Warming to the task of trivializing what chemical abortions (medication abortion) do—take the life of young human being–at the same time pooh-poohing safe concerns, Bush announced “Banning medication abortion would be like placing a ban on Tylenol, a ban on antibiotics. There is no valid medical reason to do so; it’s only political propaganda.”
Really? No more than “political propaganda,” right?
We’ve debunked that silly (but dangerous) idea that taking the two-drugs is safer than taking a Tylenol. Indeed we’ve demonstrated that the rate of complications for chemical abortions is many times the rate of complications with surgical abortions.
As Dr. Randall K. O’Bannon, NRLC director of education and research, has documented
A 2015 study of emergency room visits by University of California, San Francisco researcher Ushma Upadhyay is one of those often cited as proof that the rate of serious complications is “less than 1%.” Indeed, in “Incidence of emergency department visits and complications after abortion,” from the January 2015 issue of Obstetrics & Gynecology, Upadhyay officially found that “The major complication rate was 0.23%,” less than a quarter of one percent.
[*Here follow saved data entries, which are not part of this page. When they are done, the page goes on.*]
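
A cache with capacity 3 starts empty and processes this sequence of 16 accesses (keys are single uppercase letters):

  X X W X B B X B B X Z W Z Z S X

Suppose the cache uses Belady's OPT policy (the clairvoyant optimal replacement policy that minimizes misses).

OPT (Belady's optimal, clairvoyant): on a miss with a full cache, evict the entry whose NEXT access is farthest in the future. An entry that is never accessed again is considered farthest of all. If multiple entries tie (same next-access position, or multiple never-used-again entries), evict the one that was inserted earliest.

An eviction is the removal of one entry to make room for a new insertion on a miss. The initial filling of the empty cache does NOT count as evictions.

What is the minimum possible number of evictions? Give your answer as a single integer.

Answer: 2

Derivation:
OPT (Belady) simulation (capacity=3):
  1. access X: MISS. Cache: [X]
  2. access X: HIT. Next use of X: step 4. Cache: [X]
  3. access W: MISS. Cache: [X W]
  4. access X: HIT. Next use of X: step 7. Cache: [X W]
  5. access B: MISS. Cache: [X W B]
  6. access B: HIT. Next use of B: step 8. Cache: [X W B]
  7. access X: HIT. Next use of X: step 10. Cache: [X W B]
  8. access B: HIT. Next use of B: step 9. Cache: [X W B]
  9. access B: HIT. Next use of B: never. Cache: [X W B]
  10. access X: HIT. Next use of X: step 16. Cache: [X W B]
  11. access Z: MISS, evict B (next use: never). Cache: [X W Z]
  12. access W: HIT. Next use of W: never. Cache: [X W Z]
  13. access Z: HIT. Next use of Z: step 14. Cache: [X W Z]
  14. access Z: HIT. Next use of Z: never. Cache: [X W Z]
  15. access S: MISS, evict W (next use: never). Cache: [X Z S]
  16. access X: HIT. Next use of X: never. Cache: [X Z S]
Total: 11 hits, 5 misses, 2 evictions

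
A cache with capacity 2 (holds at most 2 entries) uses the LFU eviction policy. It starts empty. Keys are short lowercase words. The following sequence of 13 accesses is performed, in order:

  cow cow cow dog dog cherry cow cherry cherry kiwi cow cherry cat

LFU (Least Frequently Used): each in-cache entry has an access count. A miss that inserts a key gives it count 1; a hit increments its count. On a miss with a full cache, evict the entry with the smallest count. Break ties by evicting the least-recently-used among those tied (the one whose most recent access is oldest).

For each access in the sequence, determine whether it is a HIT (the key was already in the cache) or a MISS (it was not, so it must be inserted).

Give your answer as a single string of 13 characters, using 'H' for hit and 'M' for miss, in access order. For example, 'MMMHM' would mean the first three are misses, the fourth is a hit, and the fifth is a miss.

Answer: MHHMHMHHHMHMM

Derivation:
LFU simulation (capacity=2):
  1. access cow: MISS. Cache: [cow(c=1)]
  2. access cow: HIT, count now 2. Cache: [cow(c=2)]
  3. access cow: HIT, count now 3. Cache: [cow(c=3)]
  4. access dog: MISS. Cache: [dog(c=1) cow(c=3)]
  5. access dog: HIT, count now 2. Cache: [dog(c=2) cow(c=3)]
  6. access cherry: MISS, evict dog(c=2). Cache: [cherry(c=1) cow(c=3)]
  7. access cow: HIT, count now 4. Cache: [cherry(c=1) cow(c=4)]
  8. access cherry: HIT, count now 2. Cache: [cherry(c=2) cow(c=4)]
  9. access cherry: HIT, count now 3. Cache: [cherry(c=3) cow(c=4)]
  10. access kiwi: MISS, evict cherry(c=3). Cache: [kiwi(c=1) cow(c=4)]
  11. access cow: HIT, count now 5. Cache: [kiwi(c=1) cow(c=5)]
  12. access cherry: MISS, evict kiwi(c=1). Cache: [cherry(c=1) cow(c=5)]
  13. access cat: MISS, evict cherry(c=1). Cache: [cat(c=1) cow(c=5)]
Total: 7 hits, 6 misses, 4 evictions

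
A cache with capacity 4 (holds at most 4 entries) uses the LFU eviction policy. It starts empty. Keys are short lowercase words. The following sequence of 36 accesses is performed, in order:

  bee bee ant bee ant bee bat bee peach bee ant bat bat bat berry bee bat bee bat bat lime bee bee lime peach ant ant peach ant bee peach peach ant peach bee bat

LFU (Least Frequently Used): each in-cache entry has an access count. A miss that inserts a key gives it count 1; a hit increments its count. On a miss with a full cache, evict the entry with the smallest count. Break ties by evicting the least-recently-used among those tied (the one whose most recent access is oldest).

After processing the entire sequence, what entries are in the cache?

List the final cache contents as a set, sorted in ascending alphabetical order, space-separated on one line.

Answer: ant bat bee peach

Derivation:
LFU simulation (capacity=4):
  1. access bee: MISS. Cache: [bee(c=1)]
  2. access bee: HIT, count now 2. Cache: [bee(c=2)]
  3. access ant: MISS. Cache: [ant(c=1) bee(c=2)]
  4. access bee: HIT, count now 3. Cache: [ant(c=1) bee(c=3)]
  5. access ant: HIT, count now 2. Cache: [ant(c=2) bee(c=3)]
  6. access bee: HIT, count now 4. Cache: [ant(c=2) bee(c=4)]
  7. access bat: MISS. Cache: [bat(c=1) ant(c=2) bee(c=4)]
  8. access bee: HIT, count now 5. Cache: [bat(c=1) ant(c=2) bee(c=5)]
  9. access peach: MISS. Cache: [bat(c=1) peach(c=1) ant(c=2) bee(c=5)]
  10. access bee: HIT, count now 6. Cache: [bat(c=1) peach(c=1) ant(c=2) bee(c=6)]
  11. access ant: HIT, count now 3. Cache: [bat(c=1) peach(c=1) ant(c=3) bee(c=6)]
  12. access bat: HIT, count now 2. Cache: [peach(c=1) bat(c=2) ant(c=3) bee(c=6)]
  13. access bat: HIT, count now 3. Cache: [peach(c=1) ant(c=3) bat(c=3) bee(c=6)]
  14. access bat: HIT, count now 4. Cache: [peach(c=1) ant(c=3) bat(c=4) bee(c=6)]
  15. access berry: MISS, evict peach(c=1). Cache: [berry(c=1) ant(c=3) bat(c=4) bee(c=6)]
  16. access bee: HIT, count now 7. Cache: [berry(c=1) ant(c=3) bat(c=4) bee(c=7)]
  17. access bat: HIT, count now 5. Cache: [berry(c=1) ant(c=3) bat(c=5) bee(c=7)]
  18. access bee: HIT, count now 8. Cache: [berry(c=1) ant(c=3) bat(c=5) bee(c=8)]
  19. access bat: HIT, count now 6. Cache: [berry(c=1) ant(c=3) bat(c=6) bee(c=8)]
  20. access bat: HIT, count now 7. Cache: [berry(c=1) ant(c=3) bat(c=7) bee(c=8)]
  21. access lime: MISS, evict berry(c=1). Cache: [lime(c=1) ant(c=3) bat(c=7) bee(c=8)]
  22. access bee: HIT, count now 9. Cache: [lime(c=1) ant(c=3) bat(c=7) bee(c=9)]
  23. access bee: HIT, count now 10. Cache: [lime(c=1) ant(c=3) bat(c=7) bee(c=10)]
  24. access lime: HIT, count now 2. Cache: [lime(c=2) ant(c=3) bat(c=7) bee(c=10)]
  25. access peach: MISS, evict lime(c=2). Cache: [peach(c=1) ant(c=3) bat(c=7) bee(c=10)]
  26. access ant: HIT, count now 4. Cache: [peach(c=1) ant(c=4) bat(c=7) bee(c=10)]
  27. access ant: HIT, count now 5. Cache: [peach(c=1) ant(c=5) bat(c=7) bee(c=10)]
  28. access peach: HIT, count now 2. Cache: [peach(c=2) ant(c=5) bat(c=7) bee(c=10)]
  29. access ant: HIT, count now 6. Cache: [peach(c=2) ant(c=6) bat(c=7) bee(c=10)]
  30. access bee: HIT, count now 11. Cache: [peach(c=2) ant(c=6) bat(c=7) bee(c=11)]
  31. access peach: HIT, count now 3. Cache: [peach(c=3) ant(c=6) bat(c=7) bee(c=11)]
  32. access peach: HIT, count now 4. Cache: [peach(c=4) ant(c=6) bat(c=7) bee(c=11)]
  33. access ant: HIT, count now 7. Cache: [peach(c=4) bat(c=7) ant(c=7) bee(c=11)]
  34. access peach: HIT, count now 5. Cache: [peach(c=5) bat(c=7) ant(c=7) bee(c=11)]
  35. access bee: HIT, count now 12. Cache: [peach(c=5) bat(c=7) ant(c=7) bee(c=12)]
  36. access bat: HIT, count now 8. Cache: [peach(c=5) ant(c=7) bat(c=8) bee(c=12)]
Total: 29 hits, 7 misses, 3 evictions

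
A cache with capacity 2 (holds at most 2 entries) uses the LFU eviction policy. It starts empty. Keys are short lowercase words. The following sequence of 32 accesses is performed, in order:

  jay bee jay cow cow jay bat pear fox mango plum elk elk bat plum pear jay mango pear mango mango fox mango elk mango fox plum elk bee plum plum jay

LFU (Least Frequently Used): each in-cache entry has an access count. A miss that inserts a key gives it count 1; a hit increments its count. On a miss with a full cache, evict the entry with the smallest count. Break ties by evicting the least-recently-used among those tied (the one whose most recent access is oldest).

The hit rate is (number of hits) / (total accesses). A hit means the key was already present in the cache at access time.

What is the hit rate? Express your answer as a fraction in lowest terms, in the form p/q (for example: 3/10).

LFU simulation (capacity=2):
  1. access jay: MISS. Cache: [jay(c=1)]
  2. access bee: MISS. Cache: [jay(c=1) bee(c=1)]
  3. access jay: HIT, count now 2. Cache: [bee(c=1) jay(c=2)]
  4. access cow: MISS, evict bee(c=1). Cache: [cow(c=1) jay(c=2)]
  5. access cow: HIT, count now 2. Cache: [jay(c=2) cow(c=2)]
  6. access jay: HIT, count now 3. Cache: [cow(c=2) jay(c=3)]
  7. access bat: MISS, evict cow(c=2). Cache: [bat(c=1) jay(c=3)]
  8. access pear: MISS, evict bat(c=1). Cache: [pear(c=1) jay(c=3)]
  9. access fox: MISS, evict pear(c=1). Cache: [fox(c=1) jay(c=3)]
  10. access mango: MISS, evict fox(c=1). Cache: [mango(c=1) jay(c=3)]
  11. access plum: MISS, evict mango(c=1). Cache: [plum(c=1) jay(c=3)]
  12. access elk: MISS, evict plum(c=1). Cache: [elk(c=1) jay(c=3)]
  13. access elk: HIT, count now 2. Cache: [elk(c=2) jay(c=3)]
  14. access bat: MISS, evict elk(c=2). Cache: [bat(c=1) jay(c=3)]
  15. access plum: MISS, evict bat(c=1). Cache: [plum(c=1) jay(c=3)]
  16. access pear: MISS, evict plum(c=1). Cache: [pear(c=1) jay(c=3)]
  17. access jay: HIT, count now 4. Cache: [pear(c=1) jay(c=4)]
  18. access mango: MISS, evict pear(c=1). Cache: [mango(c=1) jay(c=4)]
  19. access pear: MISS, evict mango(c=1). Cache: [pear(c=1) jay(c=4)]
  20. access mango: MISS, evict pear(c=1). Cache: [mango(c=1) jay(c=4)]
  21. access mango: HIT, count now 2. Cache: [mango(c=2) jay(c=4)]
  22. access fox: MISS, evict mango(c=2). Cache: [fox(c=1) jay(c=4)]
  23. access mango: MISS, evict fox(c=1). Cache: [mango(c=1) jay(c=4)]
  24. access elk: MISS, evict mango(c=1). Cache: [elk(c=1) jay(c=4)]
  25. access mango: MISS, evict elk(c=1). Cache: [mango(c=1) jay(c=4)]
  26. access fox: MISS, evict mango(c=1). Cache: [fox(c=1) jay(c=4)]
  27. access plum: MISS, evict fox(c=1). Cache: [plum(c=1) jay(c=4)]
  28. access elk: MISS, evict plum(c=1). Cache: [elk(c=1) jay(c=4)]
  29. access bee: MISS, evict elk(c=1). Cache: [bee(c=1) jay(c=4)]
  30. access plum: MISS, evict bee(c=1). Cache: [plum(c=1) jay(c=4)]
  31. access plum: HIT, count now 2. Cache: [plum(c=2) jay(c=4)]
  32. access jay: HIT, count now 5. Cache: [plum(c=2) jay(c=5)]
Total: 8 hits, 24 misses, 22 evictions

Hit rate = 8/32 = 1/4

Answer: 1/4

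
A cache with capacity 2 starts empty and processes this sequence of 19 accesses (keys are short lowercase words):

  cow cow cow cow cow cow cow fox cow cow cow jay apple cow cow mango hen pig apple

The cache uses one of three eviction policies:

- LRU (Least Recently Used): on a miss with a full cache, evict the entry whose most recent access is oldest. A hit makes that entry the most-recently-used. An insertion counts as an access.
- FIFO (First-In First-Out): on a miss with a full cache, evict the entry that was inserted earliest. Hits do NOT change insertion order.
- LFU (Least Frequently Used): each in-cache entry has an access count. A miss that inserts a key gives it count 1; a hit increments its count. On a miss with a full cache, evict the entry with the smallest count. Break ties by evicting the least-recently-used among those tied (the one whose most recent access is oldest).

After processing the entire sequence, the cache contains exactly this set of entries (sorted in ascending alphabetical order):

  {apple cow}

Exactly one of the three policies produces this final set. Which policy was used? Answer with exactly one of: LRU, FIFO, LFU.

Simulating under each policy and comparing final sets:
  LRU: final set = {apple pig} -> differs
  FIFO: final set = {apple pig} -> differs
  LFU: final set = {apple cow} -> MATCHES target
Only LFU produces the target set.

Answer: LFU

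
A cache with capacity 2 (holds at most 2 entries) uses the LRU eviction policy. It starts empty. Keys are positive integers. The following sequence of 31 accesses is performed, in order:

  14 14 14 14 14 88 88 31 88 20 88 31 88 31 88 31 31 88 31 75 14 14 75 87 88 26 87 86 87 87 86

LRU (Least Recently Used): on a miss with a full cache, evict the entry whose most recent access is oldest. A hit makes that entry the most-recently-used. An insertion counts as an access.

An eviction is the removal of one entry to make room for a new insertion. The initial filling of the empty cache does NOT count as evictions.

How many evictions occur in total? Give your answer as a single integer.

Answer: 10

Derivation:
LRU simulation (capacity=2):
  1. access 14: MISS. Cache (LRU->MRU): [14]
  2. access 14: HIT. Cache (LRU->MRU): [14]
  3. access 14: HIT. Cache (LRU->MRU): [14]
  4. access 14: HIT. Cache (LRU->MRU): [14]
  5. access 14: HIT. Cache (LRU->MRU): [14]
  6. access 88: MISS. Cache (LRU->MRU): [14 88]
  7. access 88: HIT. Cache (LRU->MRU): [14 88]
  8. access 31: MISS, evict 14. Cache (LRU->MRU): [88 31]
  9. access 88: HIT. Cache (LRU->MRU): [31 88]
  10. access 20: MISS, evict 31. Cache (LRU->MRU): [88 20]
  11. access 88: HIT. Cache (LRU->MRU): [20 88]
  12. access 31: MISS, evict 20. Cache (LRU->MRU): [88 31]
  13. access 88: HIT. Cache (LRU->MRU): [31 88]
  14. access 31: HIT. Cache (LRU->MRU): [88 31]
  15. access 88: HIT. Cache (LRU->MRU): [31 88]
  16. access 31: HIT. Cache (LRU->MRU): [88 31]
  17. access 31: HIT. Cache (LRU->MRU): [88 31]
  18. access 88: HIT. Cache (LRU->MRU): [31 88]
  19. access 31: HIT. Cache (LRU->MRU): [88 31]
  20. access 75: MISS, evict 88. Cache (LRU->MRU): [31 75]
  21. access 14: MISS, evict 31. Cache (LRU->MRU): [75 14]
  22. access 14: HIT. Cache (LRU->MRU): [75 14]
  23. access 75: HIT. Cache (LRU->MRU): [14 75]
  24. access 87: MISS, evict 14. Cache (LRU->MRU): [75 87]
  25. access 88: MISS, evict 75. Cache (LRU->MRU): [87 88]
  26. access 26: MISS, evict 87. Cache (LRU->MRU): [88 26]
  27. access 87: MISS, evict 88. Cache (LRU->MRU): [26 87]
  28. access 86: MISS, evict 26. Cache (LRU->MRU): [87 86]
  29. access 87: HIT. Cache (LRU->MRU): [86 87]
  30. access 87: HIT. Cache (LRU->MRU): [86 87]
  31. access 86: HIT. Cache (LRU->MRU): [87 86]
Total: 19 hits, 12 misses, 10 evictions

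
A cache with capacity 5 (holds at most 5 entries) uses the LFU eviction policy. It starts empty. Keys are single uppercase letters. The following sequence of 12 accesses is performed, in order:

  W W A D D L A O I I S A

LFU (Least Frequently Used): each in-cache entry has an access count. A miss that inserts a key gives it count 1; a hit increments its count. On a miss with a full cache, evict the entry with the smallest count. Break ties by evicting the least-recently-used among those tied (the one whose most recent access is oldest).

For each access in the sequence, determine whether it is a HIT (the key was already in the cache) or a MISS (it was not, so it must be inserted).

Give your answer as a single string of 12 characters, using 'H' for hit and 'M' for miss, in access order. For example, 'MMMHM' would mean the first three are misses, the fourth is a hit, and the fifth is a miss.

Answer: MHMMHMHMMHMH

Derivation:
LFU simulation (capacity=5):
  1. access W: MISS. Cache: [W(c=1)]
  2. access W: HIT, count now 2. Cache: [W(c=2)]
  3. access A: MISS. Cache: [A(c=1) W(c=2)]
  4. access D: MISS. Cache: [A(c=1) D(c=1) W(c=2)]
  5. access D: HIT, count now 2. Cache: [A(c=1) W(c=2) D(c=2)]
  6. access L: MISS. Cache: [A(c=1) L(c=1) W(c=2) D(c=2)]
  7. access A: HIT, count now 2. Cache: [L(c=1) W(c=2) D(c=2) A(c=2)]
  8. access O: MISS. Cache: [L(c=1) O(c=1) W(c=2) D(c=2) A(c=2)]
  9. access I: MISS, evict L(c=1). Cache: [O(c=1) I(c=1) W(c=2) D(c=2) A(c=2)]
  10. access I: HIT, count now 2. Cache: [O(c=1) W(c=2) D(c=2) A(c=2) I(c=2)]
  11. access S: MISS, evict O(c=1). Cache: [S(c=1) W(c=2) D(c=2) A(c=2) I(c=2)]
  12. access A: HIT, count now 3. Cache: [S(c=1) W(c=2) D(c=2) I(c=2) A(c=3)]
Total: 5 hits, 7 misses, 2 evictions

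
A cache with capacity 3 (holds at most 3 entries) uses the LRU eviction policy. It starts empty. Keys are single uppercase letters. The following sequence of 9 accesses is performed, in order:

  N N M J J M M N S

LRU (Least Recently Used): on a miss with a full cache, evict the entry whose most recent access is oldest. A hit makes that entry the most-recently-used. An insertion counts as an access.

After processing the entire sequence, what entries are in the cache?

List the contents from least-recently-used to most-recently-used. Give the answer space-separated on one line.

LRU simulation (capacity=3):
  1. access N: MISS. Cache (LRU->MRU): [N]
  2. access N: HIT. Cache (LRU->MRU): [N]
  3. access M: MISS. Cache (LRU->MRU): [N M]
  4. access J: MISS. Cache (LRU->MRU): [N M J]
  5. access J: HIT. Cache (LRU->MRU): [N M J]
  6. access M: HIT. Cache (LRU->MRU): [N J M]
  7. access M: HIT. Cache (LRU->MRU): [N J M]
  8. access N: HIT. Cache (LRU->MRU): [J M N]
  9. access S: MISS, evict J. Cache (LRU->MRU): [M N S]
Total: 5 hits, 4 misses, 1 evictions

Answer: M N S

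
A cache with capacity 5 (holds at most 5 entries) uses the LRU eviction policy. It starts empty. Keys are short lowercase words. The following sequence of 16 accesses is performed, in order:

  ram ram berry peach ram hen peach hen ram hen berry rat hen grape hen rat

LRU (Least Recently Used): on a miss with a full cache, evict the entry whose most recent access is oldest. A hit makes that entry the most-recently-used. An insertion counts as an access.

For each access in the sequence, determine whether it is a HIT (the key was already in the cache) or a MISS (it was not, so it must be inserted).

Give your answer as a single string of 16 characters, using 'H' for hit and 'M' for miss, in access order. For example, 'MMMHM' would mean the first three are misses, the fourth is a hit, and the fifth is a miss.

LRU simulation (capacity=5):
  1. access ram: MISS. Cache (LRU->MRU): [ram]
  2. access ram: HIT. Cache (LRU->MRU): [ram]
  3. access berry: MISS. Cache (LRU->MRU): [ram berry]
  4. access peach: MISS. Cache (LRU->MRU): [ram berry peach]
  5. access ram: HIT. Cache (LRU->MRU): [berry peach ram]
  6. access hen: MISS. Cache (LRU->MRU): [berry peach ram hen]
  7. access peach: HIT. Cache (LRU->MRU): [berry ram hen peach]
  8. access hen: HIT. Cache (LRU->MRU): [berry ram peach hen]
  9. access ram: HIT. Cache (LRU->MRU): [berry peach hen ram]
  10. access hen: HIT. Cache (LRU->MRU): [berry peach ram hen]
  11. access berry: HIT. Cache (LRU->MRU): [peach ram hen berry]
  12. access rat: MISS. Cache (LRU->MRU): [peach ram hen berry rat]
  13. access hen: HIT. Cache (LRU->MRU): [peach ram berry rat hen]
  14. access grape: MISS, evict peach. Cache (LRU->MRU): [ram berry rat hen grape]
  15. access hen: HIT. Cache (LRU->MRU): [ram berry rat grape hen]
  16. access rat: HIT. Cache (LRU->MRU): [ram berry grape hen rat]
Total: 10 hits, 6 misses, 1 evictions

Answer: MHMMHMHHHHHMHMHH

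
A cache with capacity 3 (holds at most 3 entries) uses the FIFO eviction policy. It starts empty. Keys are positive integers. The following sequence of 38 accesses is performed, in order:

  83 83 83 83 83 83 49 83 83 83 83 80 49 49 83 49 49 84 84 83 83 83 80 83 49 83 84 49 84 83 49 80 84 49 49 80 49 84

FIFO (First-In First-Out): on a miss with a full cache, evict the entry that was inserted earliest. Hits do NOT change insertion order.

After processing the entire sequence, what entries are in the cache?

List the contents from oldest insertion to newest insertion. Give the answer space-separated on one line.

FIFO simulation (capacity=3):
  1. access 83: MISS. Cache (old->new): [83]
  2. access 83: HIT. Cache (old->new): [83]
  3. access 83: HIT. Cache (old->new): [83]
  4. access 83: HIT. Cache (old->new): [83]
  5. access 83: HIT. Cache (old->new): [83]
  6. access 83: HIT. Cache (old->new): [83]
  7. access 49: MISS. Cache (old->new): [83 49]
  8. access 83: HIT. Cache (old->new): [83 49]
  9. access 83: HIT. Cache (old->new): [83 49]
  10. access 83: HIT. Cache (old->new): [83 49]
  11. access 83: HIT. Cache (old->new): [83 49]
  12. access 80: MISS. Cache (old->new): [83 49 80]
  13. access 49: HIT. Cache (old->new): [83 49 80]
  14. access 49: HIT. Cache (old->new): [83 49 80]
  15. access 83: HIT. Cache (old->new): [83 49 80]
  16. access 49: HIT. Cache (old->new): [83 49 80]
  17. access 49: HIT. Cache (old->new): [83 49 80]
  18. access 84: MISS, evict 83. Cache (old->new): [49 80 84]
  19. access 84: HIT. Cache (old->new): [49 80 84]
  20. access 83: MISS, evict 49. Cache (old->new): [80 84 83]
  21. access 83: HIT. Cache (old->new): [80 84 83]
  22. access 83: HIT. Cache (old->new): [80 84 83]
  23. access 80: HIT. Cache (old->new): [80 84 83]
  24. access 83: HIT. Cache (old->new): [80 84 83]
  25. access 49: MISS, evict 80. Cache (old->new): [84 83 49]
  26. access 83: HIT. Cache (old->new): [84 83 49]
  27. access 84: HIT. Cache (old->new): [84 83 49]
  28. access 49: HIT. Cache (old->new): [84 83 49]
  29. access 84: HIT. Cache (old->new): [84 83 49]
  30. access 83: HIT. Cache (old->new): [84 83 49]
  31. access 49: HIT. Cache (old->new): [84 83 49]
  32. access 80: MISS, evict 84. Cache (old->new): [83 49 80]
  33. access 84: MISS, evict 83. Cache (old->new): [49 80 84]
  34. access 49: HIT. Cache (old->new): [49 80 84]
  35. access 49: HIT. Cache (old->new): [49 80 84]
  36. access 80: HIT. Cache (old->new): [49 80 84]
  37. access 49: HIT. Cache (old->new): [49 80 84]
  38. access 84: HIT. Cache (old->new): [49 80 84]
Total: 30 hits, 8 misses, 5 evictions

Answer: 49 80 84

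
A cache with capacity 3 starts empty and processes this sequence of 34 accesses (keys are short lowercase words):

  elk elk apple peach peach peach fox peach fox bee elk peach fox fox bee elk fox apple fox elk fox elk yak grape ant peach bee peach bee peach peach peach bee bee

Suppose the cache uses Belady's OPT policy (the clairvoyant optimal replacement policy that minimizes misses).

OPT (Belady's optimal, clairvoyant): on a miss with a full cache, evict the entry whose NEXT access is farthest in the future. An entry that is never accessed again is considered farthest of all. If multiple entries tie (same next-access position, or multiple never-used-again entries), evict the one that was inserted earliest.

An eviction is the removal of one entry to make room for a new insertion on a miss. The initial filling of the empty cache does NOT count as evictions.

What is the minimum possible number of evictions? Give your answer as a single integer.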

But this depends on several questionable moves to finesse the data.
First, Upadhyay specifically limits what can be counted as a “serious” or “major” complication. “Major complications were defined as serious unexpected adverse events requiring hospital admission, surgery, or blood transfusion,” the article asserts. “Minor complications were all other expected adverse events.”
While this sounds reasonable, consider the things included in Upadhyay’s “minor complications”: hemorrhage, infection, incomplete or “failed” abortion requiring “uterine aspiration” (i.e., surgical abortion). Even things like “uterine perforation” were classified as “minor.”
Second, with this knowledge, consider that when Upadhyay added in and counted both major and “minor” complications, the complication rate for chemical abortions was 5.19% – considerably higher than the “less than one percent” advertised.
Medication abortions are lethal for unborn babies and a danger to the mother who undergoes one.